The first lady also hailed the president’s economic plan — “Bidenomics” — and credited the administration for lowering unemployment, rebuilding roads and expanding clean energy and manufacturing.
Jill Biden touted her credentials at the event as a “proud, card-carrying union member.” The first lady has continued teaching English and writing at Northern Virginia Community College, where she has been a professor since 2009.
The first lady’s brief remarks — just six minutes — came during a Labor Day kick-off event, with Chicago Mayor Brandon Johnson, Illinois Gov. J.B. Pritzker, Sen. Dick Durbin, D-Ill., and other top Democrats in tow. The event overlooked Lake Michigan — a scenic outdoor space that will be used as one of several venues during the Democratic National Convention in Chicago next August.

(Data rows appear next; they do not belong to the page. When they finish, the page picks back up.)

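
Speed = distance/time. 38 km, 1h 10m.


32.6 km/h

Distance: 38 km
Time: 1h 10m = 70 min = 70/60 = 7/6 hours
Speed = 38 ÷ (7/6) = 38 × 6 / 7 = 228/7 ≈ 32.6 km/h


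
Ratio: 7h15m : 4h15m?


Duration 1: 435 minutes
Duration 2: 255 minutes
Ratio = 435:255
GCD = 15
Simplified = 29:17
As a decimal: 29/17 ≈ 1.71

29:17 (1.71)


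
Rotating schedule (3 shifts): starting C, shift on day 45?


Shifts: A, B, C
Start: C (index 2)
Day 45: (2 + 45 - 1) mod 3
= 46 mod 3
= 1
Index 1 → shift B

Shift B


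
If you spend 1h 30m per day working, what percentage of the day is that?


Time: 90 minutes
Day: 1440 minutes
Percentage = (90/1440) × 100 ≈ 6.3%

6.3%


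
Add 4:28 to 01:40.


Start: 100 minutes from midnight
Add: 268 minutes
Total: 368 minutes
Hours: 368 ÷ 60 = 6 remainder 8

06:08


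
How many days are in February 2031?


Month: February (month 2)
February: 28 or 29 (leap year)
2031 leap year? No

28 days


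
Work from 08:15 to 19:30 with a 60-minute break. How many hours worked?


Total time = (19×60+30) - (8×60+15)
= 1170 - 495 = 675 min
Minus break: 675 - 60 = 615 min
= 10h 15m

10h 15m (615 minutes)


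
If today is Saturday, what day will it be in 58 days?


Monday

Start: Saturday (index 5)
(5 + 58) mod 7
= 63 mod 7
= 0
Index 0 → Monday


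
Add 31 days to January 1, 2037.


Start: January 1, 2037
Add 31 days
January 1 → February 1: 31 - 1 + 1 = 31 days (31 - 31 = 0 left)
Land exactly on February 1, 2037

February 1, 2037


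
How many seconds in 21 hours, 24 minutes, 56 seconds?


Hours: 21 × 3600 = 75600
Minutes: 24 × 60 = 1440
Seconds: 56
Total = 75600 + 1440 + 56 = 77096

77096 seconds


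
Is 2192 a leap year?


Yes

Rules: divisible by 4 AND (not by 100 OR by 400)
2192 ÷ 4 = 548 exactly → divisible by 4
2192 ÷ 100 = 21 remainder 92 → not divisible by 100
Divisible by 4 but not by 100 → leap year


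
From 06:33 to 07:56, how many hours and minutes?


1h 23m

End time in minutes: 7×60 + 56 = 476
Start time in minutes: 6×60 + 33 = 393
Difference = 476 - 393 = 83 minutes
= 1 hours 23 minutes


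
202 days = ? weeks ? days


Weeks: 202 ÷ 7 = 28 remainder 6

28 weeks 6 days


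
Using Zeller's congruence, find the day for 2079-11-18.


Zeller's congruence:
q=18, m=11, k=79, j=20
h = (18 + ⌊13×12/5⌋ + 79 + ⌊79/4⌋ + ⌊20/4⌋ - 2×20) mod 7
= (18 + 31 + 79 + 19 + 5 - 40) mod 7
= 112 mod 7 = 0
h=0 → Saturday

Saturday


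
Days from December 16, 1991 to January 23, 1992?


38 days

From December 16, 1991 to January 23, 1992
Rest of December 1991: 31 - 16 = 15
Days into January 1992: 23
Total = 15 + 23 = 38 days


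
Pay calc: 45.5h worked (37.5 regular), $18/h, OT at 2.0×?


Regular: 37.5h × $18 = $675.00
Overtime: 45.5 - 37.5 = 8.0h
OT pay: 8.0h × $18 × 2.0 = $288.00
Total = $675.00 + $288.00 = $963.00

$963.00


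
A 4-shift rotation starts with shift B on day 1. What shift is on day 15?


Shift D

Shifts: A, B, C, D
Start: B (index 1)
Day 15: (1 + 15 - 1) mod 4
= 15 mod 4
= 3
Index 3 → shift D


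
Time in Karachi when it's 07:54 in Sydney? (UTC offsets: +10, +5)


02:54

Time difference = UTC+5 - UTC+10 = -5 hours
New hour = (7 -5) mod 24
= 2 mod 24 = 2
Minutes unchanged → 02:54


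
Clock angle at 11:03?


46.5°

Hour hand = 11×30 + 3×0.5 = 331.5°
Minute hand = 3×6 = 18°
Difference = |331.5 - 18| = 313.5°
Since > 180°: 360 - 313.5 = 46.5°


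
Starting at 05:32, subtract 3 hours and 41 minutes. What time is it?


Start: 332 minutes from midnight
Subtract: 221 minutes
Remaining: 332 - 221 = 111
Hours: 1, Minutes: 51

01:51


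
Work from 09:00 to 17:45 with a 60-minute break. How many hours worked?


Total time = (17×60+45) - (9×60+0)
= 1065 - 540 = 525 min
Minus break: 525 - 60 = 465 min
= 7h 45m

7h 45m (465 minutes)


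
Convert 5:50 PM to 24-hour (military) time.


17:50

Input: 5:50 PM
PM: 5 + 12 = 17


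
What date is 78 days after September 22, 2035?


December 9, 2035

Start: September 22, 2035
Add 78 days
September 22 → October 1: 30 - 22 + 1 = 9 days (78 - 9 = 69 left)
October 1 → November 1: 31 - 1 + 1 = 31 days (69 - 31 = 38 left)
November 1 → December 1: 30 - 1 + 1 = 30 days (38 - 30 = 8 left)
December 1 + 8 = December 9, 2035


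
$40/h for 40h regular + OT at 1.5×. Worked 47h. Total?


Regular: 40h × $40 = $1600.00
Overtime: 47 - 40 = 7h
OT pay: 7h × $40 × 1.5 = $420.00
Total = $1600.00 + $420.00 = $2020.00

$2020.00


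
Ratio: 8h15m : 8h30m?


33:34 (0.97)

Duration 1: 495 minutes
Duration 2: 510 minutes
Ratio = 495:510
GCD = 15
Simplified = 33:34
As a decimal: 33/34 ≈ 0.97


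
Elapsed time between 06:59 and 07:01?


End time in minutes: 7×60 + 1 = 421
Start time in minutes: 6×60 + 59 = 419
Difference = 421 - 419 = 2 minutes
= 0 hours 2 minutes

0h 2m


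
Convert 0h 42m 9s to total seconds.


Hours: 0 × 3600 = 0
Minutes: 42 × 60 = 2520
Seconds: 9
Total = 0 + 2520 + 9 = 2529

2529 seconds


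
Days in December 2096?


31 days

Month: December (month 12)
December has 31 days


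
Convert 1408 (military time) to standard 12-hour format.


Hour: 14
14 - 12 = 2 → PM

2:08 PM


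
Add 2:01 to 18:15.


20:16

Start: 1095 minutes from midnight
Add: 121 minutes
Total: 1216 minutes
Hours: 1216 ÷ 60 = 20 remainder 16


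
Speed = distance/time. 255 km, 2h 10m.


Distance: 255 km
Time: 2h 10m = 130 min = 130/60 = 13/6 hours
Speed = 255 ÷ (13/6) = 255 × 6 / 13 = 1530/13 ≈ 117.7 km/h

117.7 km/h


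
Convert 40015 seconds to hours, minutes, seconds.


11h 6m 55s

Hours: 40015 ÷ 3600 = 11 remainder 415
Minutes: 415 ÷ 60 = 6 remainder 55
Seconds: 55


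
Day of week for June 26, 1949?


Zeller's congruence:
q=26, m=6, k=49, j=19
h = (26 + ⌊13×7/5⌋ + 49 + ⌊49/4⌋ + ⌊19/4⌋ - 2×19) mod 7
= (26 + 18 + 49 + 12 + 4 - 38) mod 7
= 71 mod 7 = 1
h=1 → Sunday

Sunday


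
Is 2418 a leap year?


No

Rules: divisible by 4 AND (not by 100 OR by 400)
2418 ÷ 4 = 604 remainder 2 → not divisible by 4
Not divisible by 4 → not a leap year


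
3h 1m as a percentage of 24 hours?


0.1257 (12.57%)

Total minutes: 3×60 + 1 = 181
Day = 24×60 = 1440 minutes
Fraction = 181/1440 ≈ 0.1257
As a percentage: 181/1440 × 100 ≈ 12.57%


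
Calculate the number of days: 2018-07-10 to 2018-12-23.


166 days

From July 10, 2018 to December 23, 2018
Rest of July 2018: 31 - 10 = 21
Full months: August 31, September 30, October 31, November 30
Days into December 2018: 23
Total = 21 + 31 + 30 + 31 + 30 + 23 = 166 days


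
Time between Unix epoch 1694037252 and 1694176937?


Difference = 1694176937 - 1694037252 = 139685 seconds
In hours: 139685 / 3600 ≈ 38.8
In days: 139685 / 86400 ≈ 1.62

139685 seconds (38.8 hours / 1.62 days)


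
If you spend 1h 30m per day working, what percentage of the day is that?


6.3%

Time: 90 minutes
Day: 1440 minutes
Percentage = (90/1440) × 100 ≈ 6.3%


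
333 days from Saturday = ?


Wednesday

Start: Saturday (index 5)
(5 + 333) mod 7
= 338 mod 7
= 2
Index 2 → Wednesday


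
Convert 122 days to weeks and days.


17 weeks 3 days

Weeks: 122 ÷ 7 = 17 remainder 3


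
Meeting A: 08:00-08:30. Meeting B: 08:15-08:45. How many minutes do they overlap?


15 minutes

Meeting A: 480-510 (in minutes from midnight)
Meeting B: 495-525
Overlap start = max(480, 495) = 495
Overlap end = min(510, 525) = 510
Overlap = max(0, 510 - 495) = 15 min


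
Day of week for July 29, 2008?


Zeller's congruence:
q=29, m=7, k=8, j=20
h = (29 + ⌊13×8/5⌋ + 8 + ⌊8/4⌋ + ⌊20/4⌋ - 2×20) mod 7
= (29 + 20 + 8 + 2 + 5 - 40) mod 7
= 24 mod 7 = 3
h=3 → Tuesday

Tuesday


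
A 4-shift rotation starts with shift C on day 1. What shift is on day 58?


Shifts: A, B, C, D
Start: C (index 2)
Day 58: (2 + 58 - 1) mod 4
= 59 mod 4
= 3
Index 3 → shift D

Shift D


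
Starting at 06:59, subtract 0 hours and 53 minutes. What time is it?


Start: 419 minutes from midnight
Subtract: 53 minutes
Remaining: 419 - 53 = 366
Hours: 6, Minutes: 6

06:06


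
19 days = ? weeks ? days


2 weeks 5 days

Weeks: 19 ÷ 7 = 2 remainder 5


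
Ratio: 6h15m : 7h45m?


25:31 (0.81)

Duration 1: 375 minutes
Duration 2: 465 minutes
Ratio = 375:465
GCD = 15
Simplified = 25:31
As a decimal: 25/31 ≈ 0.81


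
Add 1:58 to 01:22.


Start: 82 minutes from midnight
Add: 118 minutes
Total: 200 minutes
Hours: 200 ÷ 60 = 3 remainder 20

03:20


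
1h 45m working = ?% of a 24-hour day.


7.3%

Time: 105 minutes
Day: 1440 minutes
Percentage = (105/1440) × 100 ≈ 7.3%


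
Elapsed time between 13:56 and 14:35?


0h 39m

End time in minutes: 14×60 + 35 = 875
Start time in minutes: 13×60 + 56 = 836
Difference = 875 - 836 = 39 minutes
= 0 hours 39 minutes


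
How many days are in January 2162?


31 days

Month: January (month 1)
January has 31 days


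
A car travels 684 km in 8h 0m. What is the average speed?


85.5 km/h

Distance: 684 km
Time: 8 hours
Speed = 684 / 8 = 85.5 km/h


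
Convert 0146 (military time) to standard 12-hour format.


1:46 AM

Hour: 1
1 < 12 → AM


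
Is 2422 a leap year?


Rules: divisible by 4 AND (not by 100 OR by 400)
2422 ÷ 4 = 605 remainder 2 → not divisible by 4
Not divisible by 4 → not a leap year

No


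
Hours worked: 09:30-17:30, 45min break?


Total time = (17×60+30) - (9×60+30)
= 1050 - 570 = 480 min
Minus break: 480 - 45 = 435 min
= 7h 15m

7h 15m (435 minutes)


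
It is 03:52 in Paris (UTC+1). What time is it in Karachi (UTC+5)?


Time difference = UTC+5 - UTC+1 = +4 hours
New hour = (3 + 4) mod 24
= 7 mod 24 = 7
Minutes unchanged → 07:52

07:52


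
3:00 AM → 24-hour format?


Input: 3:00 AM
AM hour stays: 3

03:00


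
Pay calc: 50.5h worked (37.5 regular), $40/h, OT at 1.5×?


$2280.00

Regular: 37.5h × $40 = $1500.00
Overtime: 50.5 - 37.5 = 13.0h
OT pay: 13.0h × $40 × 1.5 = $780.00
Total = $1500.00 + $780.00 = $2280.00


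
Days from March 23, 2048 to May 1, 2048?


From March 23, 2048 to May 1, 2048
Rest of March 2048: 31 - 23 = 8
Full months: April 30
Days into May 2048: 1
Total = 8 + 30 + 1 = 39 days

39 days


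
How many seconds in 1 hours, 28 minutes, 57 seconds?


Hours: 1 × 3600 = 3600
Minutes: 28 × 60 = 1680
Seconds: 57
Total = 3600 + 1680 + 57 = 5337

5337 seconds


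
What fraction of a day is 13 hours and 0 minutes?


0.5417 (54.17%)

Total minutes: 13×60 + 0 = 780
Day = 24×60 = 1440 minutes
Fraction = 780/1440 ≈ 0.5417
As a percentage: 780/1440 × 100 ≈ 54.17%


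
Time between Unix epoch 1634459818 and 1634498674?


38856 seconds (10.8 hours / 0.45 days)

Difference = 1634498674 - 1634459818 = 38856 seconds
In hours: 38856 / 3600 ≈ 10.8
In days: 38856 / 86400 ≈ 0.45


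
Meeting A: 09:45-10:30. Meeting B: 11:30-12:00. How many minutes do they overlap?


Meeting A: 585-630 (in minutes from midnight)
Meeting B: 690-720
Overlap start = max(585, 690) = 690
Overlap end = min(630, 720) = 630
Overlap = max(0, 630 - 690) = 0 min

0 minutes


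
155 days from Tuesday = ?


Wednesday

Start: Tuesday (index 1)
(1 + 155) mod 7
= 156 mod 7
= 2
Index 2 → Wednesday


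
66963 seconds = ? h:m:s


18h 36m 3s

Hours: 66963 ÷ 3600 = 18 remainder 2163
Minutes: 2163 ÷ 60 = 36 remainder 3
Seconds: 3


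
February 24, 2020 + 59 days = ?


Start: February 24, 2020
Add 59 days
February 24 → March 1: 29 - 24 + 1 = 6 days (59 - 6 = 53 left)
March 1 → April 1: 31 - 1 + 1 = 31 days (53 - 31 = 22 left)
April 1 + 22 = April 23, 2020

April 23, 2020


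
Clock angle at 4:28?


34.0°

Hour hand = 4×30 + 28×0.5 = 134.0°
Minute hand = 28×6 = 168°
Difference = |134.0 - 168| = 34.0°


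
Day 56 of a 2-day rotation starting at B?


Shift A

Shifts: A, B
Start: B (index 1)
Day 56: (1 + 56 - 1) mod 2
= 56 mod 2
= 0
Index 0 → shift A


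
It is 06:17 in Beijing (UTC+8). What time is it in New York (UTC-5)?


Time difference = UTC-5 - UTC+8 = -13 hours
New hour = (6 -13) mod 24
= -7 mod 24 = 17
Minutes unchanged → 17:17; -7 < 0 → previous day

17:17 (previous day)


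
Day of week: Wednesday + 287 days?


Wednesday

Start: Wednesday (index 2)
(2 + 287) mod 7
= 289 mod 7
= 2
Index 2 → Wednesday


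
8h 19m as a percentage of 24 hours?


Total minutes: 8×60 + 19 = 499
Day = 24×60 = 1440 minutes
Fraction = 499/1440 ≈ 0.3465
As a percentage: 499/1440 × 100 ≈ 34.65%

0.3465 (34.65%)


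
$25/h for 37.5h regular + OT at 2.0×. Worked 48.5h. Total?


Regular: 37.5h × $25 = $937.50
Overtime: 48.5 - 37.5 = 11.0h
OT pay: 11.0h × $25 × 2.0 = $550.00
Total = $937.50 + $550.00 = $1487.50

$1487.50


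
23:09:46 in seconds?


83386 seconds

Hours: 23 × 3600 = 82800
Minutes: 9 × 60 = 540
Seconds: 46
Total = 82800 + 540 + 46 = 83386


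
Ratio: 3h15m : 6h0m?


13:24 (0.54)

Duration 1: 195 minutes
Duration 2: 360 minutes
Ratio = 195:360
GCD = 15
Simplified = 13:24
As a decimal: 13/24 ≈ 0.54


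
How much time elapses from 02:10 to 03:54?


End time in minutes: 3×60 + 54 = 234
Start time in minutes: 2×60 + 10 = 130
Difference = 234 - 130 = 104 minutes
= 1 hours 44 minutes

1h 44m


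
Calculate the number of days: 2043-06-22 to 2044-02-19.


From June 22, 2043 to February 19, 2044
Rest of June 2043: 30 - 22 = 8
Full months: July 31, August 31, September 30, October 31, November 30, December 31, January 31
Days into February 2044: 19
Total = 8 + 31 + 31 + 30 + 31 + 30 + 31 + 31 + 19 = 242 days

242 days


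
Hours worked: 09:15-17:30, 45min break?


Total time = (17×60+30) - (9×60+15)
= 1050 - 555 = 495 min
Minus break: 495 - 45 = 450 min
= 7h 30m

7h 30m (450 minutes)


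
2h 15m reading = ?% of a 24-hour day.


9.4%

Time: 135 minutes
Day: 1440 minutes
Percentage = (135/1440) × 100 ≈ 9.4%


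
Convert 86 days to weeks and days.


Weeks: 86 ÷ 7 = 12 remainder 2

12 weeks 2 days


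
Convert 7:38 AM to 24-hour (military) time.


07:38

Input: 7:38 AM
AM hour stays: 7


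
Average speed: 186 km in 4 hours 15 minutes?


43.8 km/h

Distance: 186 km
Time: 4h 15m = 255 min = 255/60 = 17/4 hours
Speed = 186 ÷ (17/4) = 186 × 4 / 17 = 744/17 ≈ 43.8 km/h


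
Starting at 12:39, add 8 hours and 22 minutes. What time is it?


Start: 759 minutes from midnight
Add: 502 minutes
Total: 1261 minutes
Hours: 1261 ÷ 60 = 21 remainder 1

21:01


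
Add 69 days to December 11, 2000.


Start: December 11, 2000
Add 69 days
December 11 → January 1: 31 - 11 + 1 = 21 days (69 - 21 = 48 left)
January 1 → February 1: 31 - 1 + 1 = 31 days (48 - 31 = 17 left)
February 1 + 17 = February 18, 2001

February 18, 2001


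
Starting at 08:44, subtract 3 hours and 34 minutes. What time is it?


Start: 524 minutes from midnight
Subtract: 214 minutes
Remaining: 524 - 214 = 310
Hours: 5, Minutes: 10

05:10


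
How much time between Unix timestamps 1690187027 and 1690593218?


406191 seconds (112.8 hours / 4.70 days)

Difference = 1690593218 - 1690187027 = 406191 seconds
In hours: 406191 / 3600 ≈ 112.8
In days: 406191 / 86400 ≈ 4.70


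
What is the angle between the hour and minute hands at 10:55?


2.5°

Hour hand = 10×30 + 55×0.5 = 327.5°
Minute hand = 55×6 = 330°
Difference = |327.5 - 330| = 2.5°


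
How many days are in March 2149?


Month: March (month 3)
March has 31 days

31 days


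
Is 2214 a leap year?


No

Rules: divisible by 4 AND (not by 100 OR by 400)
2214 ÷ 4 = 553 remainder 2 → not divisible by 4
Not divisible by 4 → not a leap year


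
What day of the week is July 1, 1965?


Thursday

Zeller's congruence:
q=1, m=7, k=65, j=19
h = (1 + ⌊13×8/5⌋ + 65 + ⌊65/4⌋ + ⌊19/4⌋ - 2×19) mod 7
= (1 + 20 + 65 + 16 + 4 - 38) mod 7
= 68 mod 7 = 5
h=5 → Thursday


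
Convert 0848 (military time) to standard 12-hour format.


8:48 AM

Hour: 8
8 < 12 → AM


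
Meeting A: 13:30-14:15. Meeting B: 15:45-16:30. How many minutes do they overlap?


Meeting A: 810-855 (in minutes from midnight)
Meeting B: 945-990
Overlap start = max(810, 945) = 945
Overlap end = min(855, 990) = 855
Overlap = max(0, 855 - 945) = 0 min

0 minutes


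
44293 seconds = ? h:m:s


Hours: 44293 ÷ 3600 = 12 remainder 1093
Minutes: 1093 ÷ 60 = 18 remainder 13
Seconds: 13

12h 18m 13s


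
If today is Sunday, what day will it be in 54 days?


Friday

Start: Sunday (index 6)
(6 + 54) mod 7
= 60 mod 7
= 4
Index 4 → Friday


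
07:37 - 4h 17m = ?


Start: 457 minutes from midnight
Subtract: 257 minutes
Remaining: 457 - 257 = 200
Hours: 3, Minutes: 20

03:20


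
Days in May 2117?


31 days

Month: May (month 5)
May has 31 days


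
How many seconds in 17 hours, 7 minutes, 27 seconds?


61647 seconds

Hours: 17 × 3600 = 61200
Minutes: 7 × 60 = 420
Seconds: 27
Total = 61200 + 420 + 27 = 61647


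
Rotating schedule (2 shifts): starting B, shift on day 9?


Shifts: A, B
Start: B (index 1)
Day 9: (1 + 9 - 1) mod 2
= 9 mod 2
= 1
Index 1 → shift B

Shift B


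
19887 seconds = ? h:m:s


Hours: 19887 ÷ 3600 = 5 remainder 1887
Minutes: 1887 ÷ 60 = 31 remainder 27
Seconds: 27

5h 31m 27s


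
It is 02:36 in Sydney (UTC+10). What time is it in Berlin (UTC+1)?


17:36 (previous day)

Time difference = UTC+1 - UTC+10 = -9 hours
New hour = (2 -9) mod 24
= -7 mod 24 = 17
Minutes unchanged → 17:36; -7 < 0 → previous day


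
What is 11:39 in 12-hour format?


Hour: 11
11 < 12 → AM

11:39 AM


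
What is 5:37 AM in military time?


Input: 5:37 AM
AM hour stays: 5

05:37


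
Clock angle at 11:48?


66.0°

Hour hand = 11×30 + 48×0.5 = 354.0°
Minute hand = 48×6 = 288°
Difference = |354.0 - 288| = 66.0°


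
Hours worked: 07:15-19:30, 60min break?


11h 15m (675 minutes)

Total time = (19×60+30) - (7×60+15)
= 1170 - 435 = 735 min
Minus break: 735 - 60 = 675 min
= 11h 15m


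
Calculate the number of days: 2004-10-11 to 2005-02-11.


123 days

From October 11, 2004 to February 11, 2005
Rest of October 2004: 31 - 11 = 20
Full months: November 30, December 31, January 31
Days into February 2005: 11
Total = 20 + 30 + 31 + 31 + 11 = 123 days


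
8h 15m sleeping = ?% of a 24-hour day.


34.4%

Time: 495 minutes
Day: 1440 minutes
Percentage = (495/1440) × 100 ≈ 34.4%


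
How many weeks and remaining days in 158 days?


22 weeks 4 days

Weeks: 158 ÷ 7 = 22 remainder 4


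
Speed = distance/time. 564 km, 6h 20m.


Distance: 564 km
Time: 6h 20m = 380 min = 380/60 = 19/3 hours
Speed = 564 ÷ (19/3) = 564 × 3 / 19 = 1692/19 ≈ 89.1 km/h

89.1 km/h


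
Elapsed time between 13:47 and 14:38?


End time in minutes: 14×60 + 38 = 878
Start time in minutes: 13×60 + 47 = 827
Difference = 878 - 827 = 51 minutes
= 0 hours 51 minutes

0h 51m


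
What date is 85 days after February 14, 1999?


May 10, 1999

Start: February 14, 1999
Add 85 days
February 14 → March 1: 28 - 14 + 1 = 15 days (85 - 15 = 70 left)
March 1 → April 1: 31 - 1 + 1 = 31 days (70 - 31 = 39 left)
April 1 → May 1: 30 - 1 + 1 = 30 days (39 - 30 = 9 left)
May 1 + 9 = May 10, 1999


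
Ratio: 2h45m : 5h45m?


Duration 1: 165 minutes
Duration 2: 345 minutes
Ratio = 165:345
GCD = 15
Simplified = 11:23
As a decimal: 11/23 ≈ 0.48

11:23 (0.48)


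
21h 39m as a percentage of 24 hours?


Total minutes: 21×60 + 39 = 1299
Day = 24×60 = 1440 minutes
Fraction = 1299/1440 ≈ 0.9021
As a percentage: 1299/1440 × 100 ≈ 90.21%

0.9021 (90.21%)


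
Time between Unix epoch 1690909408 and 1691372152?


Difference = 1691372152 - 1690909408 = 462744 seconds
In hours: 462744 / 3600 ≈ 128.5
In days: 462744 / 86400 ≈ 5.36

462744 seconds (128.5 hours / 5.36 days)


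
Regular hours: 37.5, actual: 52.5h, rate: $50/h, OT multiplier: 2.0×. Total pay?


$3375.00

Regular: 37.5h × $50 = $1875.00
Overtime: 52.5 - 37.5 = 15.0h
OT pay: 15.0h × $50 × 2.0 = $1500.00
Total = $1875.00 + $1500.00 = $3375.00


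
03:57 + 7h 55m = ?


11:52

Start: 237 minutes from midnight
Add: 475 minutes
Total: 712 minutes
Hours: 712 ÷ 60 = 11 remainder 52


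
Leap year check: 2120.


Yes

Rules: divisible by 4 AND (not by 100 OR by 400)
2120 ÷ 4 = 530 exactly → divisible by 4
2120 ÷ 100 = 21 remainder 20 → not divisible by 100
Divisible by 4 but not by 100 → leap year


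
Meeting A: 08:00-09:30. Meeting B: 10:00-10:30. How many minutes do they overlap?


0 minutes

Meeting A: 480-570 (in minutes from midnight)
Meeting B: 600-630
Overlap start = max(480, 600) = 600
Overlap end = min(570, 630) = 570
Overlap = max(0, 570 - 600) = 0 min


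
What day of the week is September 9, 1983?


Zeller's congruence:
q=9, m=9, k=83, j=19
h = (9 + ⌊13×10/5⌋ + 83 + ⌊83/4⌋ + ⌊19/4⌋ - 2×19) mod 7
= (9 + 26 + 83 + 20 + 4 - 38) mod 7
= 104 mod 7 = 6
h=6 → Friday

Friday


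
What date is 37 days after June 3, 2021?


July 10, 2021

Start: June 3, 2021
Add 37 days
June 3 → July 1: 30 - 3 + 1 = 28 days (37 - 28 = 9 left)
July 1 + 9 = July 10, 2021


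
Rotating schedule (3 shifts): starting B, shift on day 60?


Shifts: A, B, C
Start: B (index 1)
Day 60: (1 + 60 - 1) mod 3
= 60 mod 3
= 0
Index 0 → shift A

Shift A


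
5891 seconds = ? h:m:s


1h 38m 11s

Hours: 5891 ÷ 3600 = 1 remainder 2291
Minutes: 2291 ÷ 60 = 38 remainder 11
Seconds: 11


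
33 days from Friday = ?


Wednesday

Start: Friday (index 4)
(4 + 33) mod 7
= 37 mod 7
= 2
Index 2 → Wednesday


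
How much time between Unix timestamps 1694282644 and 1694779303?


496659 seconds (138.0 hours / 5.75 days)

Difference = 1694779303 - 1694282644 = 496659 seconds
In hours: 496659 / 3600 ≈ 138.0
In days: 496659 / 86400 ≈ 5.75


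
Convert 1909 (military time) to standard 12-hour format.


7:09 PM

Hour: 19
19 - 12 = 7 → PM


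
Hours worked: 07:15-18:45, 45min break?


Total time = (18×60+45) - (7×60+15)
= 1125 - 435 = 690 min
Minus break: 690 - 45 = 645 min
= 10h 45m

10h 45m (645 minutes)


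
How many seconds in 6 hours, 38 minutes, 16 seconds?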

Chicago’s status as a major union city helped it nab that convention. And in July, some big unions signed a “labor peace agreement,” promising not to strike during the convention.
The first lady has been ramping up travel and fundraising ahead of next year’s elections. In June, she went on a three-day fundraising swing to New York City, San Francisco and Los Angeles.
Before her Chicago stop Wednesday, the first lady landed in Indianapolis for a back-to-school event with Surgeon General Vivek Murthy at a local high school, where the two highlighted mental health resources for schools.
Jill Biden was active in the 2020 and 2022 campaign cycles — and a Gallup poll released earlier this month found the first lady had a rare positive net favorability ranking — one of only two U.S. public figures in the poll to do so.
Net favorability is the difference between how many people hold a favorable opinion and how many hold an unfavorable one. In Jill Biden’s case, it was a net positive of 11 percentage points. President Joe Biden had a net negative ranking of 16 percentage points.
The first lady will be in Madison, Wisconsin, on Thursday with Sen. Tammy Baldwin, D-Wis., for an event highlighting the Biden Cancer Moonshot, a project highlighting the need for cancer screenings. She’ll also deliver remarks at a gathering with the National Education Association and American Federation of Teachers and attend a fundraiser with Baldwin.